Visual depictions of geometric SIVHs. (A) Purkinje’s early drawings of SIVHs induced by waving his hands in front of his closed eyes while observing a candle flame (Purkinje, 1819). This appears to be the first published drawing of SIVHs, and more than a century would pass before any new drawings of SIVHs would be published. (B) Participant drawings of SIVHs, adapted from Smythies (1959b). (C) Selected drawings of SIVHs from participants in Dreamachine, courtesy of Collective Act.

Figure 3

Four models of neural mechanisms and correlates of SIVHs. (A) Schematic of the Ermentrout and Cowan model of simple visual hallucinations (Ermentrout and Cowan 1979), later applied to SIVHs by Rule, Stoffregen, and Ermentrout (Rule et al., 2011). This model suggests that the visual cortex is predisposed to form spatially periodic patterns of neural activity (visualized in the four images labelled ‘cortex’ in panel A), which may give rise to percepts resembling Klüver form visual hallucinations of tunnels, targets, and spirals (see Fig. 1B). Images by Michael Rule and Ethan Grove. (B) Neural entrainment refers to the phase synchronization between periodic SLS and neural oscillations, which is most evident over visual areas of the brain.
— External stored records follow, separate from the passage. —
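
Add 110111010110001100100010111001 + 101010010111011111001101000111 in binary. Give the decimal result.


110111010110001100100010111001 + 101010010111011111001101000111 = 1100001101101101011110000000000 = 1639365632

1639365632


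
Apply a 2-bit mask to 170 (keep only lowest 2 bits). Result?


170 & 3 = 2

2


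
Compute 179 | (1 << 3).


179 | (1 << 3) = 179 | 8 = 187

187


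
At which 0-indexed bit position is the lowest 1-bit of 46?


0b101110. Lowest set bit at position 1

1


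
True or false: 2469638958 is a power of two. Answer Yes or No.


0b10010011001100111011001100101110. Multiple bits set => No

No


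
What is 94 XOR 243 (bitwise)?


0b1011110 ^ 0b11110011 = 0b10101101 = 173

173


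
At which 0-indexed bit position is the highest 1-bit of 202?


0b11001010. Highest set bit at position 7

7


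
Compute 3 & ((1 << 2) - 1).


3 & 3 = 3

3


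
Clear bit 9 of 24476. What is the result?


24476 & ~(1 << 9) = 23964

23964


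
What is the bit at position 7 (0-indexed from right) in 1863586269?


0b1101111000101000001000111011101, position 7 = 1

1


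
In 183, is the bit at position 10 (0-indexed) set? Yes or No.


0b10110111, bit 10 = 0. No

No


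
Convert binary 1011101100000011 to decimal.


1011101100000011 in decimal = 47875

47875


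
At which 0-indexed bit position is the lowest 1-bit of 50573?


0b1100010110001101. Lowest set bit at position 0

0


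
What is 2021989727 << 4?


0b1111000100001010001110101011111 << 4 = 0b11110001000010100011101010111110000 = 32351835632

32351835632


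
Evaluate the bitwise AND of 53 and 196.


0b110101 & 0b11000100 = 0b100 = 4

4


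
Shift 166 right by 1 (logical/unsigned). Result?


0b10100110 >> 1 = 0b1010011 = 83

83


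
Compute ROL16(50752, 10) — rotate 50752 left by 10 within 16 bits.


Rotate 0b1100011001000000 left by 10 (16-bit) = 0b1100011001 = 793

793


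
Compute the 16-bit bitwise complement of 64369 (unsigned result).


~0b1111101101110001 = 0b10010001110 = 1166 (16-bit unsigned)

1166


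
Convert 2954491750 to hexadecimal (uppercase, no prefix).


2954491750 = B019F766 hex

B019F766


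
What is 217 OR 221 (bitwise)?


0b11011001 | 0b11011101 = 0b11011101 = 221

221


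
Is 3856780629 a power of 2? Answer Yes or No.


0b11100101111000011100110101010101. Multiple bits set => No

No


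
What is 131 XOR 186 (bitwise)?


0b10000011 ^ 0b10111010 = 0b111001 = 57

57


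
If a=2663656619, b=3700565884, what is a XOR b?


2663656619 ^ 3700565884 = 1112935383

1112935383


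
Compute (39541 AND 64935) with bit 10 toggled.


Step 1: 39541 & 64935 = 38949
Step 2: 38949 ^ (1 << 10) = 38949 ^ 1024 = 39973

39973


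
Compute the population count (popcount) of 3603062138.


0b11010110110000100101110101111010 has 18 set bits

18


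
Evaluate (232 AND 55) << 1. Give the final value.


Step 1: 232 & 55 = 32
Step 2: 32 << 1 = 64

64


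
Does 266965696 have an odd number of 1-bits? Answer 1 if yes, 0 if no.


0b1111111010011001001011000000 has 14 ones => parity 0

0


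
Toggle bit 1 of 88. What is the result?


88 ^ (1 << 1) = 88 ^ 2 = 90

90


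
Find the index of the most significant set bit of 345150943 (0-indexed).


0b10100100100101001010111011111. Highest set bit at position 28

28


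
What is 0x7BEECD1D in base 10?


7BEECD1D hex = 2079247645 decimal

2079247645


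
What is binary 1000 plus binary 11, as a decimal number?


1000 + 11 = 1011 = 11

11


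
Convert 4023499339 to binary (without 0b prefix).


4023499339 = 11101111110100011011101001001011 in binary

11101111110100011011101001001011


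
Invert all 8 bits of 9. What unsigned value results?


9 ^ 255 = 246

246


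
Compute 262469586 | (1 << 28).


262469586 | (1 << 28) = 262469586 | 268435456 = 530905042

530905042


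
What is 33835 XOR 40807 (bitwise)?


0b1000010000101011 ^ 0b1001111101100111 = 0b1101101001100 = 6988

6988


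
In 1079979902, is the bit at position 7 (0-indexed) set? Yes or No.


0b1000000010111110010111101111110, bit 7 = 0. No

No


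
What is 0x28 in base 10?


28 hex = 40 decimal

40


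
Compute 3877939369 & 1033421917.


0b11100111001001001010100010101001 & 0b111101100110001100010001011101 = 0b100101000000001000000000001001 = 620789769

620789769


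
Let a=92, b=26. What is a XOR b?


92 ^ 26 = 70

70


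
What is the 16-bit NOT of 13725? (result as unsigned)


~0b11010110011101 = 0b1100101001100010 = 51810 (16-bit unsigned)

51810


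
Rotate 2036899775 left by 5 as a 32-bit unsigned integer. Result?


Rotate 0b1111001011010001001111110111111 left by 5 (32-bit) = 0b101101000100111111011111101111 = 756283375

756283375


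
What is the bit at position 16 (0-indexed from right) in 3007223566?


0b10110011001111101001011100001110, position 16 = 0

0


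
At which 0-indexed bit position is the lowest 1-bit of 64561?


0b1111110000110001. Lowest set bit at position 0

0


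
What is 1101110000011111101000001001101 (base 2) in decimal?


1101110000011111101000001001101 in decimal = 1846530125

1846530125


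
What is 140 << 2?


0b10001100 << 2 = 0b1000110000 = 560

560


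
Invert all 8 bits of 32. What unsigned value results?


32 ^ 255 = 223

223


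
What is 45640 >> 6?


0b1011001001001000 >> 6 = 0b1011001001 = 713

713


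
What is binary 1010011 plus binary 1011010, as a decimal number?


1010011 + 1011010 = 10101101 = 173

173


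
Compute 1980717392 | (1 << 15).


1980717392 | (1 << 15) = 1980717392 | 32768 = 1980750160

1980750160


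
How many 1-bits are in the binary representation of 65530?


0b1111111111111010 has 14 set bits

14


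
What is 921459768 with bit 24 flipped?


921459768 ^ (1 << 24) = 921459768 ^ 16777216 = 938236984

938236984


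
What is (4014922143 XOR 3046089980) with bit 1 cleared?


Step 1: 4014922143 ^ 3046089980 = 1522629987
Step 2: 1522629987 & ~(1 << 1) = 1522629985

1522629985


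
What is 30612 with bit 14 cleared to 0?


30612 & ~(1 << 14) = 14228

14228


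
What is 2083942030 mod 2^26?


2083942030 & 67108863 = 3567246

3567246


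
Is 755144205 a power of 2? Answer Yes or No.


0b101101000000101001011000001101. Multiple bits set => No

No


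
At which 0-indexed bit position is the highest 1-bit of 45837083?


0b10101110110110101100011011. Highest set bit at position 25

25


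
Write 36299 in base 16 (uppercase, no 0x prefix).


36299 = 8DCB hex

8DCB


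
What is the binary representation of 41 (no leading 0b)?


41 = 101001 in binary

101001


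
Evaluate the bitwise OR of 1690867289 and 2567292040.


0b1100100110010001001011001011001 | 0b10011001000001011100010010001000 = 0b11111101110011011101011011011001 = 4258125529

4258125529


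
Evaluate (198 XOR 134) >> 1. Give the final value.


Step 1: 198 ^ 134 = 64
Step 2: 64 >> 1 = 32

32


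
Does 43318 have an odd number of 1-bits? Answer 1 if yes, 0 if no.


0b1010100100110110 has 8 ones => parity 0

0


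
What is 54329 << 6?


0b1101010000111001 << 6 = 0b1101010000111001000000 = 3477056

3477056


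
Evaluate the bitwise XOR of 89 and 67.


0b1011001 ^ 0b1000011 = 0b11010 = 26

26


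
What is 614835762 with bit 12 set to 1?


614835762 | (1 << 12) = 614835762 | 4096 = 614839858

614839858


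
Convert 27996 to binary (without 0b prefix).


27996 = 110110101011100 in binary

110110101011100


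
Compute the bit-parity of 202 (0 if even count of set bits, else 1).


0b11001010 has 4 ones => parity 0

0


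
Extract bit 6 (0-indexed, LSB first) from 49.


0b110001, position 6 = 0

0


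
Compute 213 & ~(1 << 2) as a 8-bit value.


213 & ~(1 << 2) = 209

209


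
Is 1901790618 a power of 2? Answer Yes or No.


0b1110001010110110000010110011010. Multiple bits set => No

No


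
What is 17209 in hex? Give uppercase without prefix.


17209 = 4339 hex

4339


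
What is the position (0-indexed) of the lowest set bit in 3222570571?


0b11000000000101001000011001001011. Lowest set bit at position 0

0


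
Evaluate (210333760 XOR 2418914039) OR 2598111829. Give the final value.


Step 1: 210333760 ^ 2418914039 = 2628043447
Step 2: 2628043447 | 2598111829 = 2667367159

2667367159


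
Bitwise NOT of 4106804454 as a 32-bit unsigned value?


~0b11110100110010001101110011100110 = 0b1011001101110010001100011001 = 188162841 (32-bit unsigned)

188162841


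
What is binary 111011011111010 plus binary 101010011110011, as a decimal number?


111011011111010 + 101010011110011 = 1100101111101101 = 52205

52205


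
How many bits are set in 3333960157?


0b11000110101110000011000111011101 has 17 set bits

17


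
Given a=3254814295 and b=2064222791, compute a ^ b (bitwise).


3254814295 ^ 2064222791 = 3104377872

3104377872


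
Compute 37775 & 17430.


0b1001001110001111 & 0b100010000010110 = 0b110 = 6

6


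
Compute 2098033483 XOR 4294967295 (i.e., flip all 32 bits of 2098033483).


2098033483 ^ 4294967295 = 2196933812

2196933812


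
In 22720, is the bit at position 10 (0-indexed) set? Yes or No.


0b101100011000000, bit 10 = 0. No

No


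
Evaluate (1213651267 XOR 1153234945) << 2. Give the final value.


Step 1: 1213651267 ^ 1153234945 = 216670530
Step 2: 216670530 << 2 = 866682120

866682120


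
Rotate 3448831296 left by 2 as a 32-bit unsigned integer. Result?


Rotate 0b11001101100100001111110101000000 left by 2 (32-bit) = 0b110110010000111111010100000011 = 910423299

910423299


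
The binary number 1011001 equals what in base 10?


1011001 in decimal = 89

89


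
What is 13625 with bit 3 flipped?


13625 ^ (1 << 3) = 13625 ^ 8 = 13617

13617


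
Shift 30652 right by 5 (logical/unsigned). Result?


0b111011110111100 >> 5 = 0b1110111101 = 957

957


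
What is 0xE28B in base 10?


E28B hex = 57995 decimal

57995


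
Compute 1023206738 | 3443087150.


0b111100111111001110010101010010 | 0b11001101001110010101011100101110 = 0b11111101111111011111011101111110 = 4261279614

4261279614


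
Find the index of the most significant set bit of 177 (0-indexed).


0b10110001. Highest set bit at position 7

7


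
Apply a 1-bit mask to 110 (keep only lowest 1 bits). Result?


110 & 1 = 0

0


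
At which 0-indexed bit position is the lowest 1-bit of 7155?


0b1101111110011. Lowest set bit at position 0

0


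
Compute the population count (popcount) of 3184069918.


0b10111101110010010000110100011110 has 17 set bits

17


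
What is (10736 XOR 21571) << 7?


Step 1: 10736 ^ 21571 = 32179
Step 2: 32179 << 7 = 4118912

4118912


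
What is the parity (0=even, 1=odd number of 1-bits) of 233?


0b11101001 has 5 ones => parity 1

1


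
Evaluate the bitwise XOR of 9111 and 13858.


0b10001110010111 ^ 0b11011000100010 = 0b1010110110101 = 5557

5557


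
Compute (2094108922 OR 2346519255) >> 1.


Step 1: 2094108922 | 2346519255 = 4292713215
Step 2: 4292713215 >> 1 = 2146356607

2146356607


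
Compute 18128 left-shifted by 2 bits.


0b100011011010000 << 2 = 0b10001101101000000 = 72512

72512


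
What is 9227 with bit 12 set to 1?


9227 | (1 << 12) = 9227 | 4096 = 13323

13323


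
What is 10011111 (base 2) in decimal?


10011111 in decimal = 159

159


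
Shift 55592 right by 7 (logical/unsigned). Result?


0b1101100100101000 >> 7 = 0b110110010 = 434

434


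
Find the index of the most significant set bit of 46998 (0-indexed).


0b1011011110010110. Highest set bit at position 15

15


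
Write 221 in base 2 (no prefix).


221 = 11011101 in binary

11011101


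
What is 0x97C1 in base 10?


97C1 hex = 38849 decimal

38849


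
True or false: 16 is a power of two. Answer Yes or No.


0b10000. Only one bit set => Yes

Yes


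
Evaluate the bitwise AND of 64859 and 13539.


0b1111110101011011 & 0b11010011100011 = 0b11010001000011 = 13379

13379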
Top of Figure: Reprinted from Current Biology, Vol 29 Issue 28, Lakatos, Gross & Thut, A New Unifying Account of the Roles of Neuronal Entrainment, Page R891, Copyright 2019, with permission from Elsevier. (C) Recent fMRI studies show activity in higher order visual regions, as well as interactions between these regions and higher order thalamic nuclei (specifically the ventral anterior thalamic nucleus; VA), as the main correlates of SIVHs. (D) Predictive processing models suggest that phenomenal experiences result from comparisons between internally generated predictions (top-down) and sensory inputs (bottom-up). SIVHs may result from distorted approximate computation of Bayes’ theorem, due to rhythmic bottom-up input to the canonical microcircuits, potentially causing timing sensitive imbalances in cortical excitation and inhibition. In this context, individual differences in SIVHs may be explained by the variations in the influence of top-down signals, specifically in the weight or precision of priors.